Newcomers won’t notice, while purists will be further surprised to learn that Green has also directed the upcoming stoner comedy “Pineapple Express,” produced by Judd Apatow and co-written by Seth Rogen.
To this point, Green has been a folklorist of sorts with roots in the South — he grew up in Texas and went to college in North Carolina — and his films have been starkly poetic works of social realism. They have been set and filmed in rarely seen places and reflected the lives of people who lived outside the mainstream.

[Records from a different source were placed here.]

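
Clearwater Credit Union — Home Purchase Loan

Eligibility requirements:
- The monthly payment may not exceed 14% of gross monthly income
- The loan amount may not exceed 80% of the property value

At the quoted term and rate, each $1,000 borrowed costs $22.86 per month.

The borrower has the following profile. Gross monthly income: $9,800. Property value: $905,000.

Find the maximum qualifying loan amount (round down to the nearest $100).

Payment cap: 14% × $9,800 = $1,372/month.
At $22.86 per $1,000, that supports 1,372/22.86 × 1,000 ≈ $60,017 → $60,000.
LTV cap: 80% × $905,000 = $724,000 → $724,000.
Binding constraint: payment-to-income.

$60,000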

“Snow Angels,” which premiered at the 2007 Sundance Film Festival, is Green’s first film since leaving New Orleans just before Hurricane Katrina, but anyone expecting that that experience would inform the film will be disappointed. Part thriller and part character study, it is set in a generic northeastern community, but was filmed in Canada. And perhaps because of this dislocation, it never develops a genuine sense of place and the characters never seem to live there.

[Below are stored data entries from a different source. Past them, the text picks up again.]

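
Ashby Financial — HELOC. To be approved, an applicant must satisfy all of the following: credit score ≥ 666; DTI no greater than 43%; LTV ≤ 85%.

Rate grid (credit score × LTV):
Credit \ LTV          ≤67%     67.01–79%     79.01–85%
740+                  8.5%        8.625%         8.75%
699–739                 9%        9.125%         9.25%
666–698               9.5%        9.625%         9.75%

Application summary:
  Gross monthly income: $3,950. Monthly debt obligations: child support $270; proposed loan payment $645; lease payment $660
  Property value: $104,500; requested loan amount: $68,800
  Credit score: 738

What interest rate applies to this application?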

Kate Beckinsale portrays the most beautiful woman in town, a single mother working as a waitress, who is separated from her born-again, possibly mentally ill and suicidal husband, played by Sam Rockwell. Meanwhile, she is having an affair with the loutish husband — played by Nicky Katt — of her co-worker and friend, played by Amy Sedaris.
A parallel story deals with a thoughtful youth, played by Michael Angarano, whose blossoming relationship with the new girl in school, played by Olivia Thirlby (the best friend in “Juno,” who plays down her dimpled cuteness by wearing ugly glasses) is contrasted with the troubled marriage of his parents, played by Griffin Dunne and Jeannetta Arnette.
As the engine that drives the story, Rockwell practically perspires needy desperation and a self-destructive quality that threatens to capsize all the character’s lives. And while the glamorous Beckinsale is miscast as a dowdy single mother, she is nonetheless persuasive as a diamond in the rough.
It is Green who doesn’t seem at home. He has worked with cinematographer Tim Orr since his 2000 debut “George Washington,” but this time their trademark pastoral rhythms seem patchwork and the characters transparent, as if half-glimpsed through a car window while passing through town.